British and own property in the EU? You could soon be paying a lot more tax!

Published 19th December 2019; Updated: April 2021

UK based owners of property situated in the EU may pay higher taxes after Brexit.

Several EU countries charge higher rates of tax to non-EU residents and after Brexit everyone living in the UK is in that category. For example, the Spanish rate of income tax on rentals will jumped from 19% to 24% immediately Britain left the EU. On top of that, under Spanish law it will be the gross rent that is taxed with no allowances for expenses. A UK citizen who has lived in his/her Spanish property may also lose exemption from Spanish Capital Gains Tax when selling a former home if the replacement is not purchased within the EU.

The situation in France is no better. Under French law British residents will pay higher rates of income tax on the rental of French property and will pay social taxes on top. Similarly social taxes will be charged in addition to taxes on the capital gain arising on disposal of a French property.

Because the UK does not charge NI or any social taxes on Capital Gains, social taxes charged in France cannot be relieved against UK tax under the Tax Treaty or at all! The French Social tax on a disposal is a whopping 17.2% on top of the tax on the gain.

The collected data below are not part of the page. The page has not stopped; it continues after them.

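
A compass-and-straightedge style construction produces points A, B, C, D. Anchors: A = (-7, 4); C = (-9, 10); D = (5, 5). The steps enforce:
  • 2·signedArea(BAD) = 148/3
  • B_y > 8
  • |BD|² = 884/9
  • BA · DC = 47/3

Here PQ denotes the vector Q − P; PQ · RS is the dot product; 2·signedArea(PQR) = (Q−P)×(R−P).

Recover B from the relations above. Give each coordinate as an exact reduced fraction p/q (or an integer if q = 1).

1. B_x = -13/3  [BA · DC = 47/3 ∩ 2·signedArea(BAD) = 148/3]
2. B_y = 25/3  [BA · DC = 47/3 ∩ 2·signedArea(BAD) = 148/3]
   → B = (-13/3, 25/3)

B = (-13/3, 25/3)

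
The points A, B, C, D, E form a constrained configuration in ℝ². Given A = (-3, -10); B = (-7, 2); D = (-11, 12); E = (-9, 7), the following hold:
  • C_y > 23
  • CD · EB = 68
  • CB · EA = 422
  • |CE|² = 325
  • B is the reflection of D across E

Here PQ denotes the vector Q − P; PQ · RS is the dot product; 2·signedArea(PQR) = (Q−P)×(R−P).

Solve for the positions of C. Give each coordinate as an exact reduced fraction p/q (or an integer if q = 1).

C = (-15, 24)

1. C_x = -15  [CD · EB = 68 ∩ CB · EA = 422]
2. C_y = 24  [CD · EB = 68 ∩ CB · EA = 422]
   → C = (-15, 24)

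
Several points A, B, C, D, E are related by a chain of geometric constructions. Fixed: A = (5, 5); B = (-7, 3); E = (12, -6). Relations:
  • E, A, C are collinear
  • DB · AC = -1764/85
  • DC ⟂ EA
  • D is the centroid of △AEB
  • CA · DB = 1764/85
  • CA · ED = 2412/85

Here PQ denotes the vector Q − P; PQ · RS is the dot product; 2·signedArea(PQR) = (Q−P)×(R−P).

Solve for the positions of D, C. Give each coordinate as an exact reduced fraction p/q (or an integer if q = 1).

1. D_x = 10/3  [D is the centroid of △AEB]
2. D_y = 2/3  [D is the centroid of △AEB]
   → D = (10/3, 2/3)
3. C_x = 551/85  [E, A, C are collinear ∩ DC ⟂ EA]
4. C_y = 227/85  [E, A, C are collinear ∩ DC ⟂ EA]
   → C = (551/85, 227/85)

C = (551/85, 227/85)
D = (10/3, 2/3)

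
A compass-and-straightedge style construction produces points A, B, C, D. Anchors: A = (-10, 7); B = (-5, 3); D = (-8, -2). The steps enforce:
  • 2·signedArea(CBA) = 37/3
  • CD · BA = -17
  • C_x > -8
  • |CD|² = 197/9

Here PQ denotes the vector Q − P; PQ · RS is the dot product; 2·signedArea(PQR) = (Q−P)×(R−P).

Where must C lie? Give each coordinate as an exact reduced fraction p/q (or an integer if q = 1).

1. C_x = -23/3  [CD · BA = -17 ∩ 2·signedArea(CBA) = 37/3]
2. C_y = 8/3  [CD · BA = -17 ∩ 2·signedArea(CBA) = 37/3]
   → C = (-23/3, 8/3)

C = (-23/3, 8/3)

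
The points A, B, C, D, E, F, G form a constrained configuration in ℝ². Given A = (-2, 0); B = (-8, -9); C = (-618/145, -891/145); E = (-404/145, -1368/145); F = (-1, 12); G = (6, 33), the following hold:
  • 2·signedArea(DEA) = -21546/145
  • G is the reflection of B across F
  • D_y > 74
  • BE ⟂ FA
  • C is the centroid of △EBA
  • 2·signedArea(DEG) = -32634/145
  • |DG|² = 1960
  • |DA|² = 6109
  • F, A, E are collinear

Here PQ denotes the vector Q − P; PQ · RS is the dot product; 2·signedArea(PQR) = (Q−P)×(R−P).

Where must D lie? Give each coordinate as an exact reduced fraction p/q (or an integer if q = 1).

D = (20, 75)

1. D_x = 20  [2·signedArea(DEG) = -32634/145 ∩ 2·signedArea(DEA) = -21546/145]
2. D_y = 75  [2·signedArea(DEG) = -32634/145 ∩ 2·signedArea(DEA) = -21546/145]
   → D = (20, 75)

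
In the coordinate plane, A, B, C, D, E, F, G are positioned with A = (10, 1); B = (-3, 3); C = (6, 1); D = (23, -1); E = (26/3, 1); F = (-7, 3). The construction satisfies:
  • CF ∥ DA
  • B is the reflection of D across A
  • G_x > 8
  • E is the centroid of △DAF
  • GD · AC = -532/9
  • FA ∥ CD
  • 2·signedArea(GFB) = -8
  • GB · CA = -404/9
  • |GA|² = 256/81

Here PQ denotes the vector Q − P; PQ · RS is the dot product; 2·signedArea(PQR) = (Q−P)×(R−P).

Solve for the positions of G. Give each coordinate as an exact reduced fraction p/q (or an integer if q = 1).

1. G_x = 74/9  [2·signedArea(GFB) = -8 ∩ GD · AC = -532/9]
2. G_y = 1  [2·signedArea(GFB) = -8 ∩ GD · AC = -532/9]
   → G = (74/9, 1)

G = (74/9, 1)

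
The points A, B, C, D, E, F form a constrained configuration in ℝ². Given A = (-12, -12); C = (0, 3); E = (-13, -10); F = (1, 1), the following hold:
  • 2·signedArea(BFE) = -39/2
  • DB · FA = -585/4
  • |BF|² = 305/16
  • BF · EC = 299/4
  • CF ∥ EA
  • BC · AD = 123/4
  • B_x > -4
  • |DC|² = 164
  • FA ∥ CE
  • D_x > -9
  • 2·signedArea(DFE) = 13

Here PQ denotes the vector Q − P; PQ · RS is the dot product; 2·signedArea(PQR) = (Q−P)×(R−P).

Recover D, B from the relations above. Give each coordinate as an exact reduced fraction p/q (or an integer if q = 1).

B = (-3, -3/4)
D = (-8, -7)

1. B_x = -3  [BF · EC = 299/4 ∩ 2·signedArea(BFE) = -39/2]
2. B_y = -3/4  [BF · EC = 299/4 ∩ 2·signedArea(BFE) = -39/2]
   → B = (-3, -3/4)
3. D_x = -8  [2·signedArea(DFE) = 13 ∩ BC · AD = 123/4]
4. D_y = -7  [2·signedArea(DFE) = 13 ∩ BC · AD = 123/4]
   → D = (-8, -7)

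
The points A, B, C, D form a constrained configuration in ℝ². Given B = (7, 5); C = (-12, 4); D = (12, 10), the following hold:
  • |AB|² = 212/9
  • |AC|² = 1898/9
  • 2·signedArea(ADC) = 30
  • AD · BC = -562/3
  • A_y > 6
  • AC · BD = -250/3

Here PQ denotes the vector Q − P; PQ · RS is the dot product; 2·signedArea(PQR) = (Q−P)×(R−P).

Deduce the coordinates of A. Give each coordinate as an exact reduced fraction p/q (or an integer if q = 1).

A = (7/3, 19/3)

1. A_x = 7/3  [2·signedArea(ADC) = 30 ∩ AC · BD = -250/3]
2. A_y = 19/3  [2·signedArea(ADC) = 30 ∩ AC · BD = -250/3]
   → A = (7/3, 19/3)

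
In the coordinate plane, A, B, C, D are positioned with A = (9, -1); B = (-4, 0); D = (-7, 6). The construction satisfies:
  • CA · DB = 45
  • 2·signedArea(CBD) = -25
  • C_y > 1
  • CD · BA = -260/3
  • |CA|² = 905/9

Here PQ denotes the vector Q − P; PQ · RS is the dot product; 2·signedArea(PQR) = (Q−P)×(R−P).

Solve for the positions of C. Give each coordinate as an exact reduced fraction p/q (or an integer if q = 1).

C = (-2/3, 5/3)

1. C_x = -2/3  [2·signedArea(CBD) = -25 ∩ CA · DB = 45]
2. C_y = 5/3  [2·signedArea(CBD) = -25 ∩ CA · DB = 45]
   → C = (-2/3, 5/3)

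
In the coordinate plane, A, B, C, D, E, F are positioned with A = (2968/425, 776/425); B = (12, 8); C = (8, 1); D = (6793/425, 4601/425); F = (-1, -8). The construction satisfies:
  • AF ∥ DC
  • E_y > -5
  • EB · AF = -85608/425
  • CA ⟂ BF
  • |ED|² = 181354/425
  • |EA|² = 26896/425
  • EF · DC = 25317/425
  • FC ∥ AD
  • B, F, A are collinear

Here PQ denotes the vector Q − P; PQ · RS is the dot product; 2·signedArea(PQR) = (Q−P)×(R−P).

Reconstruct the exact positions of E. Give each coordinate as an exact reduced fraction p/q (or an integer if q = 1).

1. E_x = 836/425  [line 3393/425·x + 4176/425·y + 11484/425 = 0 ∩ |ED|² = 181354/425]
2. E_y = -1848/425  [line 3393/425·x + 4176/425·y + 11484/425 = 0 ∩ |ED|² = 181354/425]
   → E = (836/425, -1848/425)

E = (836/425, -1848/425)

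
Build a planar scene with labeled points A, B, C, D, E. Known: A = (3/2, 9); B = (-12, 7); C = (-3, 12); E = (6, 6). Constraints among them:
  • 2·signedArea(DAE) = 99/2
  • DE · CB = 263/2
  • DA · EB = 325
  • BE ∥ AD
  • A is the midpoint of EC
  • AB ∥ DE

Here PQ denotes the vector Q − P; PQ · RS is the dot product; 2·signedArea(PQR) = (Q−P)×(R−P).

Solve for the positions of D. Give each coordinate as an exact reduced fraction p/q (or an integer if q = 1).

1. D_x = 39/2  [AB ∥ DE ∩ BE ∥ AD]
2. D_y = 8  [AB ∥ DE ∩ BE ∥ AD]
   → D = (39/2, 8)

D = (39/2, 8)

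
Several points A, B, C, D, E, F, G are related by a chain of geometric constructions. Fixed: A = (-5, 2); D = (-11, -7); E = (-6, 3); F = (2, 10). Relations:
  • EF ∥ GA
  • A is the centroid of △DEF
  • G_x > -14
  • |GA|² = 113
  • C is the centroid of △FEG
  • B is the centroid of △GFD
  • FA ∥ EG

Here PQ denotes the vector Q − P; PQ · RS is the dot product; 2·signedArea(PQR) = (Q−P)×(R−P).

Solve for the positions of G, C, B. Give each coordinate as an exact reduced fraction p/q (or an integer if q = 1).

B = (-22/3, -2/3)
C = (-17/3, 8/3)
G = (-13, -5)

1. G_x = -13  [EF ∥ GA ∩ FA ∥ EG]
2. G_y = -5  [EF ∥ GA ∩ FA ∥ EG]
   → G = (-13, -5)
3. C_x = -17/3  [C is the centroid of △FEG]
4. C_y = 8/3  [C is the centroid of △FEG]
   → C = (-17/3, 8/3)
5. B_x = -22/3  [B is the centroid of △GFD]
6. B_y = -2/3  [B is the centroid of △GFD]
   → B = (-22/3, -2/3)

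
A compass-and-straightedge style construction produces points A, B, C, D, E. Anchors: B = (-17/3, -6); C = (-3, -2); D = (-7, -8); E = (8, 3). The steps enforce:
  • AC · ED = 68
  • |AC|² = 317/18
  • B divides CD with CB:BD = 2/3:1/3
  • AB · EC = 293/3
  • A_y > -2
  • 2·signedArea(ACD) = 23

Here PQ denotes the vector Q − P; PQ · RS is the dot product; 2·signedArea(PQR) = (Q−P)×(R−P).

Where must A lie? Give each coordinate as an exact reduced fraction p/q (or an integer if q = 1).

A = (7/6, -3/2)

1. A_x = 7/6  [AC · ED = 68 ∩ AB · EC = 293/3]
2. A_y = -3/2  [AC · ED = 68 ∩ AB · EC = 293/3]
   → A = (7/6, -3/2)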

As an example, consider a UK resident who owns property in Spain that is rented out. In our example, the property generates rents of £20,000 p.a. and there are expenses of £10,000 p.a. (but no mortgage). In Spain, the tax will become £4,800 and in the UK £2,000 (for a basic rate taxpayer). The UK/Spain Tax Treaty allows the Spanish tax to be offset against the UK tax, but only up to a maximum of the UK tax (£2,000).

If you are UK resident and have property abroad, you should take advice in the country where your property is situated to see how the changes in the local tax rules will affect you after Brexit.